Colère : 15 ans pour ça ? #présidentielles2017 #Hamon2017 #hauteloire

Le 21 avril 2002, le visage de Le Pen, père, s’affichait sur l’écran de télévision, avec sa suite de cris, de pleurs, de honte, de manifestation. Hier soir, face au visage de Le Pen, fille : rien. Comme s’il était devenu normal d’avoir les représentants du racisme et de la haine au 2nd tour de notre élection présidentielle.

Je suis aujourd’hui dans une situation similaire à celle de 2002, et bien pire encore, compte-tenu de la participation élevée, et des suffrages très fort enregistrés par Le Pen. En face, Macron triomphe d’une campagne où tout, tout a été fait pour le favoriser : par la droite corrompue, par les terroristes islamistes, et par la gauche. Je prendrai mes responsabilités pour faire battre Marine Le Pen le 7 mai prochain mais je ne donnerai pas un quitus au candidat libéral. Je considère que les annonces de Macron ne sèmeront qu’un peu plus de désespoir et de précarité, le sourire en plus, préparant l’arrivée de Le Pen au pouvoir 5 ans plus tard. Ce n’est pas sur le thème de la mondialisation heureuse que l’on redonnera espoir aux plus fragiles. Ce n’est pas en s’extasiant de l’Europe telle que nous la connaissons que la confiance renaîtra. Ce n’est pas en expliquant qu’il faut libéraliser à outrance que l’on garantira à nos concitoyens une vie de qualité. Sans remise en cause des politiques austéritaires aveugles et contre-productives, sans prise en considération des impératifs environnementaux, nous réenclencherions, à nos risques et périls, la machine infernale. Arrêtera-t-on de jouer ?

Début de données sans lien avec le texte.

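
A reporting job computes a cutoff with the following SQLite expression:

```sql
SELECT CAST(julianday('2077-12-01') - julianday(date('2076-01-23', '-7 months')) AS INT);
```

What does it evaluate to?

Adding -7 months to 2076-01-23 gives 2075-06-23.
7 days remain in June 2075 after the 23rd (30 − 23).
Full months from July 2075 through November 2077 contribute their day counts.
Then 1 day into December 2077.
Total: 7 + 31 + 31 + 30 + 31 + 30 + 31 + 31 + 29 + 31 + 30 + 31 + 30 + 31 + 31 + 30 + 31 + 30 + 31 + 31 + 28 + 31 + 30 + 31 + 30 + 31 + 31 + 30 + 31 + 30 + 1 = 892.

892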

Le quinquennat qui s’achève a semé le trouble auprès des militants, des sympathisants et des citoyens de gauche en général. La politique menée en matière économique n’a pas répondu aux aspirations de redistribution sociale. Déboussolés, nous sommes partis partis dans cette campagne avec une primaire qui aurait pu donner de l’élan à notre candidat. Honteusement, les irresponsables socialistes se sont ligués pour abattre Benoit Hamon dès le départ. Ils ont ainsi largement contribué à la colère des citoyens qui ne croient plus, à raison, aux paroles de ceux qui ne respectent décidément rien. Non, la droite et la gauche, ce n’est pas la même chose. Le quinquennat de François Hollande a brouillé les lignes, en faisant croire qu’une seule politique serait possible : il n’en est rien.

La remise en cause des dogmes libéraux, le profond questionnement des politiques à conduire en matière sociale, économique, environnementale, démocratique ont forgé une campagne dynamique. Benoît Hamon, le candidat en avance sur son temps, sûrement.

Localement, je tiens à remercier les citoyens, pour la plupart sans engagement partisan, pour leur travail de conviction. Si le score est difficile, la campagne trace un sillon pour l’avenir.

L’unité de la gauche alternative aurait certainement permis d’imposer des thématiques fortes, et d’avoir un candidat au 2nd tour. C’est avec colère que je constate que les égos, les stratégies et les appareils se sont levés contre cette dynamique salvatrice. Je reconnais à Benoît Hamon d’avoir tenté cette approche au lendemain de la primaire, en vain. Pouvait-on sérieusement lui demander quelques semaines plus tard de retirer sa candidature ? Pouvait-on faire fi des égarements, notamment sur la politique extérieure ? Je ne le crois pas. Dans tous les cas, seules des rencontres constructives pouvaient faire avancer cette unité, mais le refus s’est imposé. Et puis, …. les votes « stratégiques » pour Macron et Mélenchon ont supplanté la question programmatique : c’est révélateur d’une démocratie qui va mal, qui d’élection en élection, a perdu son sens.

Mélenchon a réussi à rassembler autour de sa candidature, notamment une jeunesse en mal de choix clairs, il faut le reconnaître et le saluer. Il est désormais temps de sortir des sentis battus pour tracer une nouvelle voie. Nous ne devons pas nous résigner et les législatives qui s’annoncent pourraient être le premier acte d’une recomposition positive, d’autant que si Macron devenait Président de la République, rien à ce jour ne lui garantirait une majorité parlementaire claire.